Kennedy's reputation has taken a beating over the last few years due to all the revelations of his being such a chaser, but I agree with you, I don't think all those lurid details have much to do with his Presidency. Three years in office just isn't enough time and speculation on what he would or wouldn't have accomplished had he lived longer always seems to be unduly influenced by the political leanings of the speculator. As for Jackie, time has allowed us to put her more into perspective don't you think. She wasn't the perfect being she was initially portrayed as, nor do I think she was the greedy, money grubbing schemer people saw her as when she became Jackie O. She was just a rich woman who did the best she could when she had the unthinkable dumped on her at a young age. I always admired that she refused to write a tell all or cry with Babara Walters- but then I do believe she was shrewd and strong despite the fake "little ole me" voice.
Do you really think LBJ had anything to do with the assassination? I haven't read that new book by the Nixon aide suggesting that, but it does seem unlikely to me. Why would he do that when he could have waited five more years to more than likely be the nominee-and it seems incredibly risky and stupid and LBJ seemed a lot of things but not stupid. I think Oswald acted alone when he killed Kennedy and the fact that a lone loser could have such an effect on history is far scarier than any conspiracy theory...
Maud
Maud,
ReplyDeleteThat one man with a gun can change history is likely part of the psychology of why little men love guns.

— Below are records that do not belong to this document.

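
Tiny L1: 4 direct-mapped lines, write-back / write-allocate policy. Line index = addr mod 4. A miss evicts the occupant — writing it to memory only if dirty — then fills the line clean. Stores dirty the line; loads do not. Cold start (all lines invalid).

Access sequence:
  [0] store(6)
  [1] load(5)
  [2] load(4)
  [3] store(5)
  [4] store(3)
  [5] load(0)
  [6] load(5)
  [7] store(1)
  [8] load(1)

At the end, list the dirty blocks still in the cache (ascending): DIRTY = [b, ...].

DIRTY = [1, 3, 6]

0: W B6 → L2 miss [D]
1: R B5 → L1 miss [-]
2: R B4 → L0 miss [-]
3: W B5 → L1 hit [D]
4: W B3 → L3 miss [D]
5: R B0 → L0 miss [-]
6: R B5 → L1 hit [D]
7: W B1 → L1 miss wb→B5 [D]
8: R B1 → L1 hit [D]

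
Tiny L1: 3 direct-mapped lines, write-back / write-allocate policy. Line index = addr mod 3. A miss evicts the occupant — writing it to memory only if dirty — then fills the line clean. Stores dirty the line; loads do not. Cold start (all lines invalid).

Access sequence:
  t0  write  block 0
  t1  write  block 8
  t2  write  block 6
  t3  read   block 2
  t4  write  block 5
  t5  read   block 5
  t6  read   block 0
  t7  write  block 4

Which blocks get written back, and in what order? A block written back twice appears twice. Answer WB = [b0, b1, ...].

0: W B0 → L0 miss [D]
1: W B8 → L2 miss [D]
2: W B6 → L0 miss wb→B0 [D]
3: R B2 → L2 miss wb→B8 [-]
4: W B5 → L2 miss [D]
5: R B5 → L2 hit [D]
6: R B0 → L0 miss wb→B6 [-]
7: W B4 → L1 miss [D]

WB = [0, 8, 6]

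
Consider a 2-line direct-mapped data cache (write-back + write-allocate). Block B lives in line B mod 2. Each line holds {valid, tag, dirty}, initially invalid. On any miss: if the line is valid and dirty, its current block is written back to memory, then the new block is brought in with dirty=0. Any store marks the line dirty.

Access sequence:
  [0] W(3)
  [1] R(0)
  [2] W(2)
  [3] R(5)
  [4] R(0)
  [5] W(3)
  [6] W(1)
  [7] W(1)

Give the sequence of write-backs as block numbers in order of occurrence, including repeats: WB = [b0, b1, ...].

WB = [3, 2, 3]

0: W B3 → L1 miss [D]
1: R B0 → L0 miss [-]
2: W B2 → L0 miss [D]
3: R B5 → L1 miss wb→B3 [-]
4: R B0 → L0 miss wb→B2 [-]
5: W B3 → L1 miss [D]
6: W B1 → L1 miss wb→B3 [D]
7: W B1 → L1 hit [D]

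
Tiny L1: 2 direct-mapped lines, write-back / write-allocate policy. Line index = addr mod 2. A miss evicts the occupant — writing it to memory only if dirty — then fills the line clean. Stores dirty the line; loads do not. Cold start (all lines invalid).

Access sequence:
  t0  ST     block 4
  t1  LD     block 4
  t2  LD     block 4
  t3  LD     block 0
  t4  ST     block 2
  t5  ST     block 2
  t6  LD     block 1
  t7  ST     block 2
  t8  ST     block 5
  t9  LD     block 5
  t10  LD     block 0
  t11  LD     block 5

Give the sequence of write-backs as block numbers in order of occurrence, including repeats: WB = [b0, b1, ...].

WB = [4, 2]

0: W B4 → L0 miss [D]
1: R B4 → L0 hit [D]
2: R B4 → L0 hit [D]
3: R B0 → L0 miss wb→B4 [-]
4: W B2 → L0 miss [D]
5: W B2 → L0 hit [D]
6: R B1 → L1 miss [-]
7: W B2 → L0 hit [D]
8: W B5 → L1 miss [D]
9: R B5 → L1 hit [D]
10: R B0 → L0 miss wb→B2 [-]
11: R B5 → L1 hit [D]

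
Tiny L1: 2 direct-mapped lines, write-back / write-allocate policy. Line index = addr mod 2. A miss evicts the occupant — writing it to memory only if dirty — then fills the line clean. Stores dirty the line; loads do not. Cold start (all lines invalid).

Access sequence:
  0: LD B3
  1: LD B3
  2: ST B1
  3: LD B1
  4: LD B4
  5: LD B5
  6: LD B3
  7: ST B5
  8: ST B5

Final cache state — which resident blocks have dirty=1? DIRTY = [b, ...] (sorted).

DIRTY = [5]

0: R B3 → L1 miss [-]
1: R B3 → L1 hit [-]
2: W B1 → L1 miss [D]
3: R B1 → L1 hit [D]
4: R B4 → L0 miss [-]
5: R B5 → L1 miss wb→B1 [-]
6: R B3 → L1 miss [-]
7: W B5 → L1 miss [D]
8: W B5 → L1 hit [D]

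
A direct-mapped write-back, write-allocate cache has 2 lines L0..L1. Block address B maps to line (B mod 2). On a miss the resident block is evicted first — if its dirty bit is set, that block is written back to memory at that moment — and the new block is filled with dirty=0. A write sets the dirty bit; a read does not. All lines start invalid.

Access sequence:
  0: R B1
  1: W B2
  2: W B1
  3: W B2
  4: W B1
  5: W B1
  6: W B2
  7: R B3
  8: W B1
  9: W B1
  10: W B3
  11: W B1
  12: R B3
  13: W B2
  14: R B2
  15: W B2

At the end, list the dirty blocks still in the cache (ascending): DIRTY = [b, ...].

  0 | R B1 → L1 miss [-]
  1 | W B2 → L0 miss [D]
  2 | W B1 → L1 hit [D]
  3 | W B2 → L0 hit [D]
  4 | W B1 → L1 hit [D]
  5 | W B1 → L1 hit [D]
  6 | W B2 → L0 hit [D]
  7 | R B3 → L1 miss wb→B1 [-]
  8 | W B1 → L1 miss [D]
  9 | W B1 → L1 hit [D]
  10 | W B3 → L1 miss wb→B1 [D]
  11 | W B1 → L1 miss wb→B3 [D]
  12 | R B3 → L1 miss wb→B1 [-]
  13 | W B2 → L0 hit [D]
  14 | R B2 → L0 hit [D]
  15 | W B2 → L0 hit [D]

DIRTY = [2]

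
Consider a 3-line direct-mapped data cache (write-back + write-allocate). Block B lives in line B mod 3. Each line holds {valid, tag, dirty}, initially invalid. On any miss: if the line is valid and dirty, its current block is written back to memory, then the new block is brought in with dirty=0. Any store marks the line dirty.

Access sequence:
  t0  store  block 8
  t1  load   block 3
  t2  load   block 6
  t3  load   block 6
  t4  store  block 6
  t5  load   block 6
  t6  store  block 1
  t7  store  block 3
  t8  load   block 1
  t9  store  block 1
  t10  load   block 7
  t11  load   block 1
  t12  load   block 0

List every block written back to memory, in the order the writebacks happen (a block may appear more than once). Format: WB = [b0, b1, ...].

WB = [6, 1, 3]

0: W B8 -> L2 miss  d=D]
1: R B3 -> L0 miss  d=-]
2: R B6 -> L0 miss  d=-]
3: R B6 -> L0 hit  d=-]
4: W B6 -> L0 hit  d=D]
5: R B6 -> L0 hit  d=D]
6: W B1 -> L1 miss  d=D]
7: W B3 -> L0 miss wb->B6  d=D]
8: R B1 -> L1 hit  d=D]
9: W B1 -> L1 hit  d=D]
10: R B7 -> L1 miss wb->B1  d=-]
11: R B1 -> L1 miss  d=-]
12: R B0 -> L0 miss wb->B3  d=-]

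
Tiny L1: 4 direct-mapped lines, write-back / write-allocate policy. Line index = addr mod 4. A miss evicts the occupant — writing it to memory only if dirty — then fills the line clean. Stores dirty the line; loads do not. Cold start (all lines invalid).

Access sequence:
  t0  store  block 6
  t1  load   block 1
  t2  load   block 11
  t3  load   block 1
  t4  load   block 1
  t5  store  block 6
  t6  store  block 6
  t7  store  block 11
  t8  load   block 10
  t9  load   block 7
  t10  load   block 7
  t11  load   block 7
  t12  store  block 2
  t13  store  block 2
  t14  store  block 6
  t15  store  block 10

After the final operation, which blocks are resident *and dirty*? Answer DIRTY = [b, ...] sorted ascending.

DIRTY = [10]

0: W B6 → L2 miss [D]
1: R B1 → L1 miss [-]
2: R B11 → L3 miss [-]
3: R B1 → L1 hit [-]
4: R B1 → L1 hit [-]
5: W B6 → L2 hit [D]
6: W B6 → L2 hit [D]
7: W B11 → L3 hit [D]
8: R B10 → L2 miss wb→B6 [-]
9: R B7 → L3 miss wb→B11 [-]
10: R B7 → L3 hit [-]
11: R B7 → L3 hit [-]
12: W B2 → L2 miss [D]
13: W B2 → L2 hit [D]
14: W B6 → L2 miss wb→B2 [D]
15: W B10 → L2 miss wb→B6 [D]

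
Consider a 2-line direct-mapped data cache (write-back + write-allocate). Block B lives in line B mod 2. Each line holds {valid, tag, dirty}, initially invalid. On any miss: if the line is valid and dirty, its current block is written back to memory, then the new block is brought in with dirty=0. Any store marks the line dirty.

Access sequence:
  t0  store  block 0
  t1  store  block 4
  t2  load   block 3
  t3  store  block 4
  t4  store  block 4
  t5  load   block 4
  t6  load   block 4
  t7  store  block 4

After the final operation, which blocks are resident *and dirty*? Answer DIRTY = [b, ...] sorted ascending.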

When Mr. Obama spoke at some event at Portsmouth High School and some guy showed up in the parking lot outside, with a large revolver on his hip, which, apparently in New Hampshire is just fine and legal because he was not concealing his weapon. So, theoretically, you can walk down the halls at Fox Run Mall carrying an assault weapon and that, too, is just fine in New Hampshire, as long as you do not shoot anyone.
And, what these men (almost always men) are saying is, I have a gun. I can kill the President of the United States or your mother, therefore I am as powerful and important as anyone I could kill.
Ah, Catholic school girls. Mary Jane shoes and anger building--made for the most interesting minds. So much to rebel against.